Blondie proved this point with a sparkling performance at the Coachella Valley Music and Arts Festival, capturing the full attention of audience members in the Mojave tent. The rock band, co-founded by singer Debbie Harry and guitarist Chris Stein, kicked off its set with 1979 hit “One Way Or Another,” driving the crowd into a frenzy.
As the second oldest performer in Coachella history, the 77-year-old Harry exhibited just as much star power as ever, dressed in acid-washed pants, a leather vest and futuristic black sunglasses. “You’re walking around here with no clothes on…I feel so overdressed,” she joked with members of the audience. As she glided across the stage, the wind blew back her hair – still the peroxide platinum color that inspired the band’s name (according to punk rock folklore, truck drivers used to catcall “Hey, blondie,” when they drove past her).

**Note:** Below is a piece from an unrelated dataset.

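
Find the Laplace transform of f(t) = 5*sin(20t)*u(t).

Standard pair: sin(wt)*u(t) <-> w/(s^2+w^2)
With w = 20: L{5*sin(20t)*u(t)} = 100/(s^2+400)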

When Harry took off her sunglasses, revealing her glamorous, smokey eye makeup, it seemed as though nothing had changed since the 1970s and 1980s. She embodied the same onstage character she once described in her memoir as “an inflatable doll but with a dark, provocative, aggressive side.” Harry leaned into the persona by making playful comments in between songs, such as “I’ve seen a lot of good looking people here today…and sexy.”
Audience members ate up every word. Although the band was formed in the mid-1970s, attendees both young and old danced and sang along to hits like “Heart of Glass,” “Call Me,” “Atomic” and “The Tide is High.” Fifteen years after breaking up in 1982, Blondie got back together in 1997 and has been rolling out new music ever since, its most recent album being “Pollinator” in 2017. It performed some of these new songs at Coachella, before bringing out record producer Nile Rodgers as a guest.
“This is what happens when old friends say they want to play together,” Rodgers told the audience.
The last song Blondie performed was “Dreaming,” which was appropriate, being that the whole set delivered an illusion of being inside of a 1970s punk rock dream. Harry, who put on a glimmering poncho for the last song, demonstrated that this dream is not far gone after all.